Two great motivators have spurred me on. The first is the memory of last year's race, which was thrilling and magical and brutal and heartbreaking in equal measure. I'm determined to do better.
The second is the Olympics. As a keen sportsman I was excited about London 2012. But even I couldn't have predicted the extent to which it gripped and inspired not just me, but the nation. Whenever I face tough moments in training or worry about the race, I remember the Olympians. I remember that my battle is a walk in the park compared to theirs.
After months of anticipation we're almost down to the wire. Training complete, kit triple-checked, packing started for the long trip north.
The entry list is packed with familiar names: friends and rivals from the British Rental Kart Championship and across the karting community; drivers of national and international standard.
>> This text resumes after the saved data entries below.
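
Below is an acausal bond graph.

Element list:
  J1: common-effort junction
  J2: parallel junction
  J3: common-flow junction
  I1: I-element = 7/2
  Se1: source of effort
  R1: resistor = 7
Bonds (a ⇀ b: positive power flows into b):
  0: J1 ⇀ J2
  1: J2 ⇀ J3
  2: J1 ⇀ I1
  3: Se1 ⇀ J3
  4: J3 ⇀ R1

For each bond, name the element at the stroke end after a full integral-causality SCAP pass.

bond 0 stroke→J1
bond 1 stroke→J2
bond 2 stroke→I1
bond 3 stroke→J3
bond 4 stroke→J3

β3 |J3  (Se1 fixes effort; stroke away)
β2 |I1  (I1 outputs flow p/I1)
β0 |J1  (J1: last free bond brings effort in)
β1 |J2  (closing 0-jn rule on J2)
β4 |J3  (common-f at J3 fixed by 1)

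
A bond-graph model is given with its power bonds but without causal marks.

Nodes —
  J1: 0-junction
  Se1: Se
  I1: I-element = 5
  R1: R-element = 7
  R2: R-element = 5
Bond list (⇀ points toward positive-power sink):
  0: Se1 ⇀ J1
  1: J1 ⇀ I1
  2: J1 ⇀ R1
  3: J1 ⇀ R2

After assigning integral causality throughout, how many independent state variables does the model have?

1  (I1 all integral)

b0 →J1  (source Se1 imposes e)
b1 →I1  (0-jn J1 has e-setter on 0)
b2 →R1  (J1: bond 0 brought effort, rest push out)
b3 →R2  (J1 effort already set via bond 0)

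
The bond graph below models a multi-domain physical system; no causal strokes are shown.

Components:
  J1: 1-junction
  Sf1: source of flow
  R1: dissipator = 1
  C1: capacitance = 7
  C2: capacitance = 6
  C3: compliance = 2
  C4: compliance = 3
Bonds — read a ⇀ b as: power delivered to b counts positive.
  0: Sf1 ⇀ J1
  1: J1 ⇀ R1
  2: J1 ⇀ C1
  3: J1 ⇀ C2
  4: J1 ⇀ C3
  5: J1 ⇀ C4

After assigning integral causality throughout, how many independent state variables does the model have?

bond 0 stroke→Sf1  (Sf1: flow source, stroke at near end)
bond 1 stroke→J1  (1-jn J1 has f-setter on 0)
bond 2 stroke→J1  (J1: bond 0 brought flow, rest push out)
bond 3 stroke→J1  (common-f at J1 fixed by 0)
bond 4 stroke→J1  (J1 flow already set via bond 0)
bond 5 stroke→J1  (common-f at J1 fixed by 0)

4  (C1, C2, C3, C4 all integral)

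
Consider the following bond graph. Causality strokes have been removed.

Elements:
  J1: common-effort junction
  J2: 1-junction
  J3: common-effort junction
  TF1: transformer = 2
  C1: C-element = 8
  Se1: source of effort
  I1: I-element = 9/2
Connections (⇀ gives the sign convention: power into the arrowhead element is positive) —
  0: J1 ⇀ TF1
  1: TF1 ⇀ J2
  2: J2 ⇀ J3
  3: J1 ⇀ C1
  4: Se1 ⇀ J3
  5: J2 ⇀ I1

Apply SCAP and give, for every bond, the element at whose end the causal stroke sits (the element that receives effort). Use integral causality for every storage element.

#4 stroke→J3  (source Se1 imposes e)
#2 stroke→J2  (J3 effort already set via bond 4)
#3 stroke→J1  (prefer integral on C1)
#0 stroke→TF1  (J1 effort already set via bond 3)
#1 stroke→J2  (TF TF1: opposite of bond 0)
#5 stroke→I1  (closing 1-jn rule on J2)

b0 →TF1
b1 →J2
b2 →J2
b3 →J1
b4 →J3
b5 →I1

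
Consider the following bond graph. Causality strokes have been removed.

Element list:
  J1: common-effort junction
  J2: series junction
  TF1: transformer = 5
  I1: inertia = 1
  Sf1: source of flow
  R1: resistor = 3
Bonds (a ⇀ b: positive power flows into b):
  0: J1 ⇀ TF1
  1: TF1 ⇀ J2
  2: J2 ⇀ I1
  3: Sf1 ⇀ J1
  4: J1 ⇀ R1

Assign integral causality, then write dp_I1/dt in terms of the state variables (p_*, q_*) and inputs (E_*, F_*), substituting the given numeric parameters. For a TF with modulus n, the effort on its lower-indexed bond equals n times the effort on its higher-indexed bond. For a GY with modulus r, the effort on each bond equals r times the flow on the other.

bond 3 |Sf1  (source Sf1 imposes f)
bond 2 |I1  (I1: I, integral causality)
bond 1 |J2  (common-f at J2 fixed by 2)
bond 0 |TF1  (through TF1, causality passes straight; one stroke at TF1)
bond 4 |J1  (closing 0-jn rule on J1)

dp_I1/dt = 3*F_Sf1/5 - 3*p_I1/25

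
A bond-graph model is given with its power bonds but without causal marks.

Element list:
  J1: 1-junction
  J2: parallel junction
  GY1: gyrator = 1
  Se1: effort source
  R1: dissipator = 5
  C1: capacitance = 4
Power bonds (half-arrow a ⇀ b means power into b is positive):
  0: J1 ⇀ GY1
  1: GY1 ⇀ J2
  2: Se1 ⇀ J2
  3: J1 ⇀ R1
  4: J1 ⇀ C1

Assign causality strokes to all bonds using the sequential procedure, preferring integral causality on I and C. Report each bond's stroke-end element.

#0 →GY1
#1 →GY1
#2 →J2
#3 →J1
#4 →J1

b2 stroke→J2  (source Se1 imposes e)
b1 stroke→GY1  (J2 effort already set via bond 2)
b0 stroke→GY1  (GY1 both-in/both-out from 1)
b3 stroke→J1  (1-jn J1 has f-setter on 0)
b4 stroke→J1  (J1 flow already set via bond 0)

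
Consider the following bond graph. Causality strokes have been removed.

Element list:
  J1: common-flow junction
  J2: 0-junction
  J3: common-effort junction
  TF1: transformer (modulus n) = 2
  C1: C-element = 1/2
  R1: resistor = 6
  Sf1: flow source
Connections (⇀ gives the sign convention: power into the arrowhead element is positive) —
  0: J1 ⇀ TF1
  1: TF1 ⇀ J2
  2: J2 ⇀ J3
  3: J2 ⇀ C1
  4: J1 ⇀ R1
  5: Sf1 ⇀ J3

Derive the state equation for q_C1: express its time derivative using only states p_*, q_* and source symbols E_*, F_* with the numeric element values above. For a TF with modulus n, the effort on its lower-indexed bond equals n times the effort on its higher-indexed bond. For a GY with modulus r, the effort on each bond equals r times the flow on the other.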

I look forward to meeting them on and off track.
Sadly, one name will be absent: Lewis Tindall, who joined our team back in February, has injured himself while trying - heroically but unwisely - to catch a falling car gearbox. We'll miss him, and wish him a speedy recovery. He's found us an excellent replacement who will remain a secret for now.
You need luck as well as talent to win a race like this and we will all, as ever, be in the lap of the gods. But the Corporate Chauffeurs BRKC Team - Alex Vangeen (captain), Lee Jones, myself, our mystery guest, and our brilliant support crew - is as ready as it can be. The Olympians had their time to shine. The Paralympians will have theirs from 29 August.
Now, it's ours. To everyone competing this weekend: good luck, and stay safe.